Compliance Integration:

AI-BOM supports compliance workflows:

AI-BOM Generation
    ├──► EU AI Act compliance reports
    ├──► FDA submission documentation
    ├──► Risk assessment evidence
    └──► Audit trail maintenance

Tooling Landscape

AI-BOM tooling is less mature than traditional SBOM tooling but developing rapidly.

Generation Tools:

Tool Type AI-BOM Support
Syft Scanner Limited (model file detection)
CycloneDX CLI Generator ML-BOM profile support
SPDX Tools Generator SPDX 3.0 AI profile
MLflow ML Platform Model tracking, exportable
Hugging Face Hub Model Registry Model card export
DVC Data Version Control Dataset tracking

Current Gaps:

  • Automated model scanning: Limited tools for comprehensive model analysis
  • Dataset lineage: Manual tracking required in most cases
  • Training pipeline capture: Integration with ML platforms needed
  • Cross-platform correlation: Linking models across registries

Emerging Solutions:

  • ONNX Model Hub: Standardized model format with metadata
  • Hugging Face Transformers: Model card generation utilities
  • MLflow Model Registry: Model lifecycle management
  • Weights & Biases: Experiment and artifact tracking

Recommendations

For ML Engineers:

  1. Start documenting now. Even without formal AI-BOM tools, begin capturing model provenance, dataset sources, and training configurations.

  2. Use SafeTensors. Avoid pickle-based formats where possible. SafeTensors eliminates code execution risks during model loading.

  3. Track model lineage. Document base models, fine-tuning relationships, and version history.

  4. Integrate with ML platforms. Use MLflow, Weights & Biases, or similar tools to capture training metadata systematically.

For Security Practitioners:

  1. Extend SBOM programs to AI. Include AI-BOM in software inventory requirements. Don't treat models as black boxes.

  2. Scan model artifacts. Implement pickle scanning and format verification for downloaded models.

  3. Verify model provenance. Check signatures and attestations for models from external sources.

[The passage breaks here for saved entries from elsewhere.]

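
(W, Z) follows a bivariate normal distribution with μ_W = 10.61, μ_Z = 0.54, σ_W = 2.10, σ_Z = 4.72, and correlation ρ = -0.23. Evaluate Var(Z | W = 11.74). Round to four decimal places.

For a bivariate normal, Var(Z | W=x) = σ_Z²(1 − ρ²).
Var(Z | W=11.74) = (4.72)²·(1 − (-0.23)²) = 22.2784·0.9471 = 21.0999.

21.0999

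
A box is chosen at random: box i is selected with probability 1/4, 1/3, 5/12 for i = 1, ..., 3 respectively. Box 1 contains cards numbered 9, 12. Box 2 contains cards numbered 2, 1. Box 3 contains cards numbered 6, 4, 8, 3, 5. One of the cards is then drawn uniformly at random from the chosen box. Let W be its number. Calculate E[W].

127/24

E[W | box 1] = (9+12)/2 = 21/2.
E[W | box 2] = (2+1)/2 = 3/2.
E[W | box 3] = (6+4+8+3+5)/5 = 26/5.
By the law of total expectation,
E[W] = (1/4)·(21/2) + (1/3)·(3/2) + (5/12)·(26/5) = 127/24.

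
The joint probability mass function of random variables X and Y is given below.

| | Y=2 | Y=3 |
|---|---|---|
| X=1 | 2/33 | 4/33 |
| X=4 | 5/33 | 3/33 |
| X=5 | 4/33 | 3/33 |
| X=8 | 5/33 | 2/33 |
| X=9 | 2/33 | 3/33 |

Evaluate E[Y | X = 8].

16/7

P(X = 8) = 7/33.
Summing Y·P(X=x,Y=y) over the conditioning event gives 16/33.
E[Y | X = 8] = (16/33) / (7/33) = 16/7.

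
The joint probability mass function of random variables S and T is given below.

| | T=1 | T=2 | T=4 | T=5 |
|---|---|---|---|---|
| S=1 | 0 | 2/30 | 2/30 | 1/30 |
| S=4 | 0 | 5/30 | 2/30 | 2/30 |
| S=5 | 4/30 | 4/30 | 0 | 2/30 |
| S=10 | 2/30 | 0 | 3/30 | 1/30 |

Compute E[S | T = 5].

P(T = 5) = 1/5.
Σ S·P over the event = 1·(1/30) + 4·(2/30) + 5·(2/30) + 10·(1/30) = 29/30.
E[S | T = 5] = (29/30) / (1/5) = 29/6.

29/6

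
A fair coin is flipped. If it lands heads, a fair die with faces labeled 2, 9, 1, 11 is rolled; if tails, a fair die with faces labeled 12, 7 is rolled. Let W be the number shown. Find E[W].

E[W | heads] = (2+9+1+11)/4 = 23/4.
E[W | tails] = (12+7)/2 = 19/2.
E[W] = (1/2)·(23/4) + (1/2)·(19/2) = 61/8.

61/8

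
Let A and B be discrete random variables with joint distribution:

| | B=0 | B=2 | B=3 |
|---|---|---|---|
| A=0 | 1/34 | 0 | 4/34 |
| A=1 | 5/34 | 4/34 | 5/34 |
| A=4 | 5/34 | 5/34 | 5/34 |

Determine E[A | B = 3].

25/14

P(B = 3) = 7/17.
Σ A·P over the event = 0·(4/34) + 1·(5/34) + 4·(5/34) = 25/34.
E[A | B = 3] = (25/34) / (7/17) = 25/14.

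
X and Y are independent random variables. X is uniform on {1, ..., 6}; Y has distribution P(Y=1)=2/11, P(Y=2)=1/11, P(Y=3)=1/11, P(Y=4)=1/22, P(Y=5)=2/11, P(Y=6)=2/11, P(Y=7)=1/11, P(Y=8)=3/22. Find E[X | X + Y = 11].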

  4. Assess dataset risks. Understand what data trained models you depend on.

For Compliance Teams:

  1. Map regulatory requirements. Identify which AI transparency requirements apply to your organization and products.

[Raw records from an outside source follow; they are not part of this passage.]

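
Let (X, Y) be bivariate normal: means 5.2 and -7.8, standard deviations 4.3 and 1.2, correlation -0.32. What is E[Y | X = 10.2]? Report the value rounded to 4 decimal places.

The regression of Y on X has slope ρ·σ_Y/σ_X and passes through (μ_X, μ_Y).
E[Y | X=10.2] = -7.8 + (-0.32)·(1.2/4.3)·(10.2 − (5.2)) = -7.8 + (-0.089302)·(5) = -8.2465.

-8.2465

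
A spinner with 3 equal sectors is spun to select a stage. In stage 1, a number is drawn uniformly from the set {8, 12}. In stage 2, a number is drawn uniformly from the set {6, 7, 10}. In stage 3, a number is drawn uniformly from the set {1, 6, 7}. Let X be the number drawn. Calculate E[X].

67/9

E[X | stage 1] = (8+12)/2 = 10.
E[X | stage 2] = (6+7+10)/3 = 23/3.
E[X | stage 3] = (1+6+7)/3 = 14/3.
By the law of total expectation,
E[X] = (1/3)·(10) + (1/3)·(23/3) + (1/3)·(14/3) = 67/9.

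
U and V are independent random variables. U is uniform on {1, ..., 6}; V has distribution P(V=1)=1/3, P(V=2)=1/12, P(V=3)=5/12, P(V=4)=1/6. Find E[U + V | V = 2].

P(V = 2) = 1/12.
Summing (U+V)·P(x,y) over outcomes with V = 2 gives 11/24.
E[U + V | V = 2] = (11/24) / (1/12) = 11/2.

11/2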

  2. Establish AI-BOM standards. Define organizational requirements for AI documentation before regulations force rushed adoption.

  3. Build audit trails. Capture AI-BOM information contemporaneously; reconstructing history is difficult.

  4. Prepare for EU AI Act. If selling AI systems in Europe, AI-BOM capability will be essential for compliance.

AI-BOM extends supply chain transparency to a new category of artifacts with distinct security and compliance considerations. While tooling and standards are still maturing, the regulatory trajectory is clear: organizations building and deploying AI systems will need to document what's in them. Starting now—even with imperfect tools—builds the institutional knowledge and practices that will be required when regulations fully take effect.